A digital camcorder could play a just-recorded video on a friend’s HDTV without anyone having to fiddle with wires. A portable MP3 player could stream audio to high-quality surround-sound speakers anywhere in the room. A mobile computer user could wirelessly connect to a digital projector in a conference room to deliver a presentation. Digital pictures could be transferred to a photo print kiosk for instant printing without the need of a cable. An office worker could put a mobile PC on a desk and instantly be connected to a printer, scanner and Voice over IP (VoIP) headset All information provided related to future Intel® products and plans are preliminary and subject to change at any time, without notice.


COMMENT Uncategorized

  1. Guru

    UWB (Ultra Wideband) is a radio frequency platform that personal area networks can use to wirelessly communicate over short distances at high speeds. UWB is ideally suited for streaming multimedia in the wireless home or office environment.
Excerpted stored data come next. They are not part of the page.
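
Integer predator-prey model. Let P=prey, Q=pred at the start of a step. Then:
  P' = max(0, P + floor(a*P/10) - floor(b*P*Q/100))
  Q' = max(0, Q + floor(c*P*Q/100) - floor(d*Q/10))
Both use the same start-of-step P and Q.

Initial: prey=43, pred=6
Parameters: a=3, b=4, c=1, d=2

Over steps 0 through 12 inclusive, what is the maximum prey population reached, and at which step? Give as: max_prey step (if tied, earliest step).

Answer: 46 2

Derivation:
Step 1: prey: 43+12-10=45; pred: 6+2-1=7
Step 2: prey: 45+13-12=46; pred: 7+3-1=9
Step 3: prey: 46+13-16=43; pred: 9+4-1=12
Step 4: prey: 43+12-20=35; pred: 12+5-2=15
Step 5: prey: 35+10-21=24; pred: 15+5-3=17
Step 6: prey: 24+7-16=15; pred: 17+4-3=18
Step 7: prey: 15+4-10=9; pred: 18+2-3=17
Step 8: prey: 9+2-6=5; pred: 17+1-3=15
Step 9: prey: 5+1-3=3; pred: 15+0-3=12
Step 10: prey: 3+0-1=2; pred: 12+0-2=10
Step 11: prey: 2+0-0=2; pred: 10+0-2=8
Step 12: prey: 2+0-0=2; pred: 8+0-1=7
Max prey = 46 at step 2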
    Growing interoperability between devices like digital camcorders, PDAs, cell phones, portable MP3 and DVD players, HDTVs and computers makes wired technology less and less convenient or practical. Wireless technologies like Bluetooth free home devices from wires, but slow data transmission. Ideally, a consumer should be able to wirelessly send data from one device to another at a rate equal to or better than a high-speed Internet connection. UWB, augmenting existing WiFi and WiMax technologies, can deliver the goods.

    While other wireless technologies use radio sine waves that provide “continual” transmission at a specific frequency, UWB is unique. A UWB transmitter sends out pulses or bursts of RF (radio frequency) that last roughly 30 picoseconds (30 trillionths of a second) to a few nanoseconds (billionths of a second) each. These RF bursts radiate outward in a wide band, transmitting over many frequencies simultaneously. The pulses are emitted in a rhythm unique to each transmitter. The receiver must know the transmitter’s rhythm signature or pulse sequence to “know how to listen” for the data being transmitted.
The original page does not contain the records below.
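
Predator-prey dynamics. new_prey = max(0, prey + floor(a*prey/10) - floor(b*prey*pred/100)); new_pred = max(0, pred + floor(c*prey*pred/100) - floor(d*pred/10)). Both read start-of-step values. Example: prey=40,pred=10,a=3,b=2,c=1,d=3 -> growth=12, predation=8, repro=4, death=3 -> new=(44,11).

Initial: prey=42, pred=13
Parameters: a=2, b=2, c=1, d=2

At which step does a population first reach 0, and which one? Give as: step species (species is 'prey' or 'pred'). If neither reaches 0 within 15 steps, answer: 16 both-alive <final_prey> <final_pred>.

Answer: 16 both-alive 7 6

Derivation:
Step 1: prey: 42+8-10=40; pred: 13+5-2=16
Step 2: prey: 40+8-12=36; pred: 16+6-3=19
Step 3: prey: 36+7-13=30; pred: 19+6-3=22
Step 4: prey: 30+6-13=23; pred: 22+6-4=24
Step 5: prey: 23+4-11=16; pred: 24+5-4=25
Step 6: prey: 16+3-8=11; pred: 25+4-5=24
Step 7: prey: 11+2-5=8; pred: 24+2-4=22
Step 8: prey: 8+1-3=6; pred: 22+1-4=19
Step 9: prey: 6+1-2=5; pred: 19+1-3=17
Step 10: prey: 5+1-1=5; pred: 17+0-3=14
Step 11: prey: 5+1-1=5; pred: 14+0-2=12
Step 12: prey: 5+1-1=5; pred: 12+0-2=10
Step 13: prey: 5+1-1=5; pred: 10+0-2=8
Step 14: prey: 5+1-0=6; pred: 8+0-1=7
Step 15: prey: 6+1-0=7; pred: 7+0-1=6
No extinction within 15 steps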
    As a result of their ultra-low power, short bursts and proprietary pulse signatures, several UWB networks can overlap one another without RF interference or eavesdropping. UWB is so secure it is a favored technology of the military, which has been using UWB since it was first developed for covert use in 1960 during the Cold War.

    Since UWB uses very little power, UWB networks are virtually undetectable and energy-efficient. UWB operates best over short distance of about 30 feet (10 meters). Current flavors can deliver data speeds of 480 megabits per second (Mbps) at distances from six to ten feet (2-3 meters). As distance increases, speed decreases, but at 30 feet transmissions still reach or exceed 100 Mbps — the speed of a standard tier DSL connection. Future scaling of UWB is expected to push speeds to 2 Gbps (gigabits per second) or more.

    Aside from networking, UWB can also be used for other industries, including radar and electronic positioning, or GPS-type technologies. With UWB’s ultra-low power consumption, it would also be ideal for mobile phone use. High-gain antennas could reportedly extend the distance barrier to just over half a mile, or about one kilometer. A cell phone operating on UWB would reportedly last for weeks before requiring recharging, rather than days. Though UWB transmitters would have to be rather ubiquitous, they do not cause radio interference.

    In the United States, UWB can legally operate in a frequency range between 3.1 GHz and 10.6 GHz at limited transmit powers. As of spring 2006 there are competing standards for UWB in the U.S. The two main camps are represented by the WiMedia Alliance and the UWB Forum. A single standard is important to consumers and manufacturers alike, however, experts aren’t yet sure which standard will win out.